Anyway, I’m overstating my case a bit there. With the exception of that tick, you’d be hard pressed to notice Johns isn’t writing the book anymore.

He is, however, plotting it and thus the scattershot nature of this issue is distressing. It’s like the book wants to be everywhere at once and has decided to do just that instead of picking what might be most compelling or could’ve worked in a later (or earlier, I suppose) issue of this arc. The whole thing has a frantic tone that does not accommodate my nerves very well.


Gen 13 #7

The last of the Gen 13 issues I had been locked into buying will also be my last issue of Gen 13. How a book featuring Caitlin Fairchild in an animal skin bikini fails to be fun or entertaining is a bit of a mystery to me, but there it is.


Stormwatch PHD #6

This issue is a pitch perfect setup issue for new readers. It nicely establishes all the major players of the good and bad sides. It lays out the general framework of the “universe” of the book. Then, it immediately shakes things up with a betrayal and an invasion.

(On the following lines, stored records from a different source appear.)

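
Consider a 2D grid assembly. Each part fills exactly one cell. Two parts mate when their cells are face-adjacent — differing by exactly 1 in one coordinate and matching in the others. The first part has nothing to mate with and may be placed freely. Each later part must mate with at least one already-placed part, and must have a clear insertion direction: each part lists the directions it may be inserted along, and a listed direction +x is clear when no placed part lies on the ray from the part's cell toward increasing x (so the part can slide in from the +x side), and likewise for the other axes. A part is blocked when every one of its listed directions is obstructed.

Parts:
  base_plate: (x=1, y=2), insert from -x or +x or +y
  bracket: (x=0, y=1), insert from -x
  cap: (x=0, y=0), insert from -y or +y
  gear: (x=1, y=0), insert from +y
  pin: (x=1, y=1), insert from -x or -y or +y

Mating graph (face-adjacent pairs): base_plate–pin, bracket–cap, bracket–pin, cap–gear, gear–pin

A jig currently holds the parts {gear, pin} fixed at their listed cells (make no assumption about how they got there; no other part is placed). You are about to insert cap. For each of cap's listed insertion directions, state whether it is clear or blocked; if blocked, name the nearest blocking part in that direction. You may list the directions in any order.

+y: clear; -y: clear

-y: ray from cap(0, 0) has no placed part ⇒ clear
+y: ray from cap(0, 0) has no placed part ⇒ clear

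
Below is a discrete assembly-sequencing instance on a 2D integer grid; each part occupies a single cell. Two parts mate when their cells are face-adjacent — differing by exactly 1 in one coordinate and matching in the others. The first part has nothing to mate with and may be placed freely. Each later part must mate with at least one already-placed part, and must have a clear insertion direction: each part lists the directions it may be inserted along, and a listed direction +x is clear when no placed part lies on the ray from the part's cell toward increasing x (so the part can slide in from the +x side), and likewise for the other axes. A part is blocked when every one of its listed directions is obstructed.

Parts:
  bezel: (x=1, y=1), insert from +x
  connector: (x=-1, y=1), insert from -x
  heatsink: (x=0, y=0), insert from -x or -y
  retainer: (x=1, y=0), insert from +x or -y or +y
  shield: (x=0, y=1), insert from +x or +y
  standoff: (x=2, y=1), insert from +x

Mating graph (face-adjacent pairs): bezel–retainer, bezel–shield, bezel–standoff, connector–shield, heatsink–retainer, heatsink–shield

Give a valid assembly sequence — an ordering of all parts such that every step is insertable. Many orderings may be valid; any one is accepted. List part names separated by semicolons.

heatsink; retainer; shield; connector; bezel; standoff

1. heatsink@(0, 0) [-x clear] — {heatsink}
2. retainer@(1, 0) [+x clear] — {heatsink, retainer}
3. shield@(0, 1) [+x clear] — {heatsink, retainer, shield}
4. connector@(-1, 1) [-x clear] — {connector, heatsink, retainer, shield}
5. bezel@(1, 1) [+x clear] — {bezel, connector, heatsink, retainer, shield}
6. standoff@(2, 1) [+x clear] — {bezel, connector, heatsink, retainer, shield, standoff}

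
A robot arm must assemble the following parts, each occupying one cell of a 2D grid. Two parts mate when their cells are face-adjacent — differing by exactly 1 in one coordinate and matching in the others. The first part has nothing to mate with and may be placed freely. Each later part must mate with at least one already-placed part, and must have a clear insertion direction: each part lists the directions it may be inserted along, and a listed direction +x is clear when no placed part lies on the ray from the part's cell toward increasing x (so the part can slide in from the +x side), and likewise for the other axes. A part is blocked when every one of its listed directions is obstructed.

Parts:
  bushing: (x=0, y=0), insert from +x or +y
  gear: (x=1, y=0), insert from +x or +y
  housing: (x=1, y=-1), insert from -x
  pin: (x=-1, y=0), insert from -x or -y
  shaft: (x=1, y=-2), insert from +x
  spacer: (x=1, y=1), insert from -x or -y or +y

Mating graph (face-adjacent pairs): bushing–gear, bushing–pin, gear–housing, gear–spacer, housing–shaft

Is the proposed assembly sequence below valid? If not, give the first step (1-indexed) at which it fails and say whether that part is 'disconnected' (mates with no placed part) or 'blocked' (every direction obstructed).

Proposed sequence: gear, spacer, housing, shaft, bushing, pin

Valid

1. gear@(1, 0) [+x clear] — {gear}
2. spacer@(1, 1) [-x clear] — {gear, spacer}
3. housing@(1, -1) [-x clear] — {gear, housing, spacer}
4. shaft@(1, -2) [+x clear] — {gear, housing, shaft, spacer}
5. bushing@(0, 0) [+y clear] — {bushing, gear, housing, shaft, spacer}
6. pin@(-1, 0) [-x clear] — {bushing, gear, housing, pin, shaft, spacer}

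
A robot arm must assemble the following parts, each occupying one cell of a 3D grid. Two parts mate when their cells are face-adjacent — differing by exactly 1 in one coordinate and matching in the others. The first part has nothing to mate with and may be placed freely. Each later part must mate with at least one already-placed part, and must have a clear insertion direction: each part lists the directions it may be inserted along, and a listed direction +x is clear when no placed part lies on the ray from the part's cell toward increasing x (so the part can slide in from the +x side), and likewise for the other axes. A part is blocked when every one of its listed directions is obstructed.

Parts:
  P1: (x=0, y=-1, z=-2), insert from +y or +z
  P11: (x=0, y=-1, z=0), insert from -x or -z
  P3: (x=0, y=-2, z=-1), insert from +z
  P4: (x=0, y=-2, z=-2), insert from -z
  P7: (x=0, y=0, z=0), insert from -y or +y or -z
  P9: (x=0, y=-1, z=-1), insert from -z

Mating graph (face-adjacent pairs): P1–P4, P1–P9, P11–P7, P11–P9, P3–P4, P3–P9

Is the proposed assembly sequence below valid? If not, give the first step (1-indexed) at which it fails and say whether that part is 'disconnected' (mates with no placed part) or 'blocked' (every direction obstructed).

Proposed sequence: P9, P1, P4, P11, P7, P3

Valid

1. P9@(0, -1, -1) [-z clear] — {P9}
2. P1@(0, -1, -2) [+y clear] — {P1, P9}
3. P4@(0, -2, -2) [-z clear] — {P1, P4, P9}
4. P11@(0, -1, 0) [-x clear] — {P1, P11, P4, P9}
5. P7@(0, 0, 0) [+y clear] — {P1, P11, P4, P7, P9}
6. P3@(0, -2, -1) [+z clear] — {P1, P11, P3, P4, P7, P9}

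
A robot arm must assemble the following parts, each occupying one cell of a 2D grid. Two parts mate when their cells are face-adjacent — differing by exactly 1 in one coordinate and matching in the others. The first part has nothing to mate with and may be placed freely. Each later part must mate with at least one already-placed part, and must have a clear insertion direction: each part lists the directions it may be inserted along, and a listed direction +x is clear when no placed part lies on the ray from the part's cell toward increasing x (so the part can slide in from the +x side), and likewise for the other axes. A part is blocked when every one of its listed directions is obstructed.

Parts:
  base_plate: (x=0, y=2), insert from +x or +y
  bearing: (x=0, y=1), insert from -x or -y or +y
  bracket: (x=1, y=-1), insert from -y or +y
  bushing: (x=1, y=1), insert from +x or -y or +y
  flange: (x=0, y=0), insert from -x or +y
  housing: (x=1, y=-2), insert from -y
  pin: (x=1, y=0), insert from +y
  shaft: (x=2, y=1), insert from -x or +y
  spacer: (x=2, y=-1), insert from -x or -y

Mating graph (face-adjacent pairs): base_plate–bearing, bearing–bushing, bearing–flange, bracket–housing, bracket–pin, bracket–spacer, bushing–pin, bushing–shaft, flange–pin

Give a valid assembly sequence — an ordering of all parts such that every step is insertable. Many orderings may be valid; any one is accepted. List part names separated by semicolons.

1. spacer@(2, -1) [-x clear] — {spacer}
2. bracket@(1, -1) [-y clear] — {bracket, spacer}
3. pin@(1, 0) [+y clear] — {bracket, pin, spacer}
4. flange@(0, 0) [-x clear] — {bracket, flange, pin, spacer}
5. housing@(1, -2) [-y clear] — {bracket, flange, housing, pin, spacer}
6. bushing@(1, 1) [+x clear] — {bracket, bushing, flange, housing, pin, spacer}
7. bearing@(0, 1) [-x clear] — {bearing, bracket, bushing, flange, housing, pin, spacer}
8. base_plate@(0, 2) [+x clear] — {base_plate, bearing, bracket, bushing, flange, housing, pin, spacer}
9. shaft@(2, 1) [+y clear] — {base_plate, bearing, bracket, bushing, flange, housing, pin, shaft, spacer}

spacer; bracket; pin; flange; housing; bushing; bearing; base_plate; shaft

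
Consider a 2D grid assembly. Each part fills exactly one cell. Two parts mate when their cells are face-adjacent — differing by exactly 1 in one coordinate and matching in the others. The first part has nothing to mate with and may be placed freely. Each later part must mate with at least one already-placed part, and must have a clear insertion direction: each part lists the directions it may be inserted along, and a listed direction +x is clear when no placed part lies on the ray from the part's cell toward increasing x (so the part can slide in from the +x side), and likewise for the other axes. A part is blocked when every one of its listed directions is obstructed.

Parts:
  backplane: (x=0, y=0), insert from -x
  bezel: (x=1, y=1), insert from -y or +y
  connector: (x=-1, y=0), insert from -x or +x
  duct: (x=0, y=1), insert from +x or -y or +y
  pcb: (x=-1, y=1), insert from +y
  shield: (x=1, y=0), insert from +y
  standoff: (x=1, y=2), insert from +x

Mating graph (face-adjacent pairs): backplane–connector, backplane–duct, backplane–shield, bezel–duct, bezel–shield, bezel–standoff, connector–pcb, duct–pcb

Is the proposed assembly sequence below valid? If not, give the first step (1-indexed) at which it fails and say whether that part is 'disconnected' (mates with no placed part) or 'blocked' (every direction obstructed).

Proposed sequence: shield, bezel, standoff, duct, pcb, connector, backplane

1. shield@(1, 0) [+y clear] — {shield}
2. bezel@(1, 1) [+y clear] — {bezel, shield}
3. standoff@(1, 2) [+x clear] — {bezel, shield, standoff}
4. duct@(0, 1) [-y clear] — {bezel, duct, shield, standoff}
5. pcb@(-1, 1) [+y clear] — {bezel, duct, pcb, shield, standoff}
6. connector@(-1, 0) [-x clear] — {bezel, connector, duct, pcb, shield, standoff}
7. backplane@(0, 0) — -x all obstructed ⇒ blocked

Invalid at step 7 (blocked)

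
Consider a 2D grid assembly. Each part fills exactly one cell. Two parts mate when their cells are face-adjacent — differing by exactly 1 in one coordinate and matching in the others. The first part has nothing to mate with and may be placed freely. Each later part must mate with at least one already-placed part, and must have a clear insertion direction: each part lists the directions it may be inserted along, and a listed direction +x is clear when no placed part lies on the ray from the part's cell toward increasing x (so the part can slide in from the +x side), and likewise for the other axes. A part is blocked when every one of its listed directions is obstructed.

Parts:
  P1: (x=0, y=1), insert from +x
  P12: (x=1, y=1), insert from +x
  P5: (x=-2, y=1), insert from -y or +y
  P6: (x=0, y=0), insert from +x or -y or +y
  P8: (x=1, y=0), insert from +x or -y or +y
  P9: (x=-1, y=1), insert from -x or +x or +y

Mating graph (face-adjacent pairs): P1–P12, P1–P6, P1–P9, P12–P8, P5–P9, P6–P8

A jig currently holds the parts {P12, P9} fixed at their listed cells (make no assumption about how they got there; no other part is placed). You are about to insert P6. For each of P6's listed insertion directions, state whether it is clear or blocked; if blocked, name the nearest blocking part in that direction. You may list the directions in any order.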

Gage presents it all with a confident verve that is hard not to buy into.

It doesn’t hurt that I am a big fan of stories that see the heroes caught unaware by their nemeses and it falls to their weakest member (or members) to rally and win the day (see also: JLA 1-4). And I mean weakest in terms of superpowers, just in case you were confused.

If you haven’t been buying Stormwatch, you need to be and this is the perfect issue to snag to do that. Very well done.